Было это весной 1944 года в городе Омске. Мой пятидесятидвухлетний отец, за плечами которого уже остались две войны - Первая мировая и Гражданская, и старший брат Абрам воевали на фронте. Мать, изнуряемая постоянными  печеночными приступами, работала санитаркой в госпитале. Чтобы помочь семье свести концы с концами, моя старшая сестра Роня, худая и желтая от терзавшей ее малярии, перешла учиться в вечернюю школу, а днем стала работать курьером в какой-то конторе. Самая старшая из нас - сестра Фрида бедствовала со своим мужем-туберкулезником и шестью девчонками мал -мала меньше. Как и многие мои сверстники, из детства я помню лишь два ощущения - голод и холод. Зарплата госпитальной санитарки за вычетом принудительной подписки на сталинские займы практически равнялась нулю, поэтому остатков ее едва хватало на приобретение мизерного количества картошки и капусты. Это было какой-никакой прибавкой к хлебному пайку, выкупаемому по карточкам: шестьсот грамм - работающему, триста грамм - иждивенцу, то есть - мне. Спасал нас офицерский «аттестат» брата, который он, отрывая от себя, высылал нам с фронта. Матери, когда подходила ее очередь, разрешали брать с госпитальной кухни картофельные очистки. Дома она их мыла, пропускала через мясорубку, делала из этой массы котлеты и жарила на чем придется - на глицерине, касторке, воде. Для того, чтобы «отоварить» карточки хлебом или мукой, приходилось с ночи занимать очередь в магазин, к которому нас «прикрепили». И горе было тому, кто умудрялся потерять карточки, у кого шпана вытаскивала их из сумок, вырывала из рук. Расплатой за ротозейство был смертельный голод. Однажды нам на карточки вместо хлеба выдали муку, пропахшую керосином, вероятно их вместе хранили на складе. Вкус и запах пресных лепешек из прокеросиненной муки, подсушенных на горячей сковородке, навсегда остался для меня знаком военного детства.
Спасением от полной дистрофии для таких пацанов как я, должен был стать детский сад. Там худо-бедно чем-то кормили. Правда, весь калорийный провиант разворовывался. Общеизвестно, что в годы войны наиболее ухватистый нород нужно было искать не на фронте, а в ОРСах/отделах рабочего снабжения при заводах/, в магазинах Военторга, на складах, базах.
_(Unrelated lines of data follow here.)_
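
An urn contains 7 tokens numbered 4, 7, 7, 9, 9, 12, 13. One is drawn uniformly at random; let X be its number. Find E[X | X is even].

8

P(X is even) = 2/7.
Σ over the event: 4·1/7 + 12·1/7 = 16/7.
E[X | X is even] = (16/7) / (2/7) = 8.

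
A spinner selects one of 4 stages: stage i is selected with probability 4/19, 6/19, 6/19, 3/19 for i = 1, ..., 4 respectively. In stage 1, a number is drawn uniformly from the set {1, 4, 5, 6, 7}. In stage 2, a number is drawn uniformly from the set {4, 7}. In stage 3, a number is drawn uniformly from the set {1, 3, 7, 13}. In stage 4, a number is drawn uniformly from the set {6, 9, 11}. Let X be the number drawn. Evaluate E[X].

E[X | stage 1] = (1+4+5+6+7)/5 = 23/5.
E[X | stage 2] = (4+7)/2 = 11/2.
E[X | stage 3] = (1+3+7+13)/4 = 6.
E[X | stage 4] = (6+9+11)/3 = 26/3.
By the law of total expectation,
E[X] = (4/19)·(23/5) + (6/19)·(11/2) + (6/19)·(6) + (3/19)·(26/3) = 567/95.

567/95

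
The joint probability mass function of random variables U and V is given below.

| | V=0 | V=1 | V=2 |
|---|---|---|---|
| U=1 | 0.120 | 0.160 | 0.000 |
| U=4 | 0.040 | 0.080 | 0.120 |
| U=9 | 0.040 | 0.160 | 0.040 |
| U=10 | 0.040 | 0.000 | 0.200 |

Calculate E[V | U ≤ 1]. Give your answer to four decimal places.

0.5714

P(U ≤ 1) = 0.280.
Summing V·P(U=x,V=y) over the conditioning event gives 0.160.
E[V | U ≤ 1] = (0.160) / (0.280) = 0.5714.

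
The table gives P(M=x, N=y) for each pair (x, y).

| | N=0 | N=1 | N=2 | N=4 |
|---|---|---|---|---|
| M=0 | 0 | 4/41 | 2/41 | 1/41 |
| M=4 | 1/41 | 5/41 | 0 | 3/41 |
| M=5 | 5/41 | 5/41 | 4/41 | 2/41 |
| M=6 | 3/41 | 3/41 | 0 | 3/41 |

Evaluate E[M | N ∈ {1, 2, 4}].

P(N ∈ {1, 2, 4}) = 32/41.
Summing M·P(M=x,N=y) over the conditioning event gives 3.
E[M | N ∈ {1, 2, 4}] = (3) / (32/41) = 123/32.

123/32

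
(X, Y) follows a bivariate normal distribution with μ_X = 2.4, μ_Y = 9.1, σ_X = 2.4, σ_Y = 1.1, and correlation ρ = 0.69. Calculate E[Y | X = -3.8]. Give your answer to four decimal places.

7.1393

For a bivariate normal, E[Y | X=x] = μ_Y + ρ·(σ_Y/σ_X)·(x − μ_X).
E[Y | X=-3.8] = 9.1 + (0.69)·(1.1/2.4)·(-3.8 − (2.4)) = 9.1 + (0.31625)·(-6.2) = 7.1393.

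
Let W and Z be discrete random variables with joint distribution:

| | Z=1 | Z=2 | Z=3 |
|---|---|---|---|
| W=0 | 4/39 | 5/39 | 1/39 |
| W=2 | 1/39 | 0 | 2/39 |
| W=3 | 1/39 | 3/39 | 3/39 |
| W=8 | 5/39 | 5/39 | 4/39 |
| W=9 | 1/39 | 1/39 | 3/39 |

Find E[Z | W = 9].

P(W = 9) = 5/39.
Σ Z·P over the event = 1·(1/39) + 2·(1/39) + 3·(3/39) = 4/13.
E[Z | W = 9] = (4/13) / (5/39) = 12/5.

12/5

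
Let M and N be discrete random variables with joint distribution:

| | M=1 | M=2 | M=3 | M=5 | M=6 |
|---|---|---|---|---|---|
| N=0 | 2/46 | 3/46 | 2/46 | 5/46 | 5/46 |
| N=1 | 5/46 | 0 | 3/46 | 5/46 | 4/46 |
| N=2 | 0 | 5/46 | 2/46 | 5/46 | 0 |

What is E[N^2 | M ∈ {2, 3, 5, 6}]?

P(M ∈ {2, 3, 5, 6}) = 39/46.
Summing N^2·P(M=x,N=y) over the conditioning event gives 30/23.
E[N^2 | M ∈ {2, 3, 5, 6}] = (30/23) / (39/46) = 20/13.

20/13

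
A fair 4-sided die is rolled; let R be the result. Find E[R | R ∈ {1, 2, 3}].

P(R ∈ {1, 2, 3}) = 3/4.
Σ over the event: 1·1/4 + 2·1/4 + 3·1/4 = 3/2.
E[R | R ∈ {1, 2, 3}] = (3/2) / (3/4) = 2.

2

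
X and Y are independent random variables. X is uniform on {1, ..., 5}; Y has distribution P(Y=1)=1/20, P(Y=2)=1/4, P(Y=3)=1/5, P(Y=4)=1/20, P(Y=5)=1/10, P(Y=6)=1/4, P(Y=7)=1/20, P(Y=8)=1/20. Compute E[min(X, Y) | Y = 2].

9/5

P(Y = 2) = 1/4.
Summing min(X,Y)·P(x,y) over outcomes with Y = 2 gives 9/20.
E[min(X, Y) | Y = 2] = (9/20) / (1/4) = 9/5.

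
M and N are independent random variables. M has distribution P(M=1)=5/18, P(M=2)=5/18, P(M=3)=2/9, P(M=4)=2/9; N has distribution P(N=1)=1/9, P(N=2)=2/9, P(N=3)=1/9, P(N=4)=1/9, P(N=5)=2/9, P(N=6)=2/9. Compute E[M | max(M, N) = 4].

P(max(M, N) = 4) = 17/81.
Summing M·P(x,y) over outcomes with max(M, N) = 4 gives 107/162.
E[M | max(M, N) = 4] = (107/162) / (17/81) = 107/34.

107/34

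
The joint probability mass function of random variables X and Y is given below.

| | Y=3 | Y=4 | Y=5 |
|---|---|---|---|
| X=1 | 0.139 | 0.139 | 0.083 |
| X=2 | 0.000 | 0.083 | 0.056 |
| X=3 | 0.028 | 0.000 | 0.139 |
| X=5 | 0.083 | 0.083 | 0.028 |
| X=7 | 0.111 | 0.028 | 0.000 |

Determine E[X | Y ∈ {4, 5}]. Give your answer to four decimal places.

2.6103

P(Y ∈ {4, 5}) = 0.639.
Σ X·P over the event = 1·(0.139) + 1·(0.083) + 2·(0.083) + 2·(0.056) + 3·(0.139) + 5·(0.083) + 5·(0.028) + 7·(0.028) = 1.668.
E[X | Y ∈ {4, 5}] = (1.668) / (0.639) = 2.6103.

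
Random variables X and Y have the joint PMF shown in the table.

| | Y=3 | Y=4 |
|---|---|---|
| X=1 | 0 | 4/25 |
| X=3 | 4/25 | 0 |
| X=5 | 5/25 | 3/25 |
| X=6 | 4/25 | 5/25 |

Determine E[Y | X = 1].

P(X = 1) = 4/25.
Σ Y·P over the event = 4·(4/25) = 16/25.
E[Y | X = 1] = (16/25) / (4/25) = 4.

4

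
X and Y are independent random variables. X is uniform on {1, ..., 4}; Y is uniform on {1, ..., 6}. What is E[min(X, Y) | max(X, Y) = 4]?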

Кухни столовых, больниц, детсадов тоже числились «хлебными местами». Детская память отчетливо зафиксировала такое событие, как привоз в наш детсад двумя мужиками в телогрейках и валенках с галошами нескольких бараньих туш., наваленных в двухколеснукю тележку. Мы, дети, уже хорошо представляя ситуацию, по-взрослому злословили между собой, что это мясо не про нас. Так оно и случилось - его постигла судьба масла, сахара, печенья, предназначенных детям, но растащенных по домам персоналом детсада во главе с заведующей Ниной Александровной. Официально все это выяснилось после войны на суде, где она получила срок за обкрадывание детей. Зато детей она наказывала за малейшие шалости - запирала в чулан, где хранилась хлорная известь и бегали худые злые крысы, приводившие нас в ужас.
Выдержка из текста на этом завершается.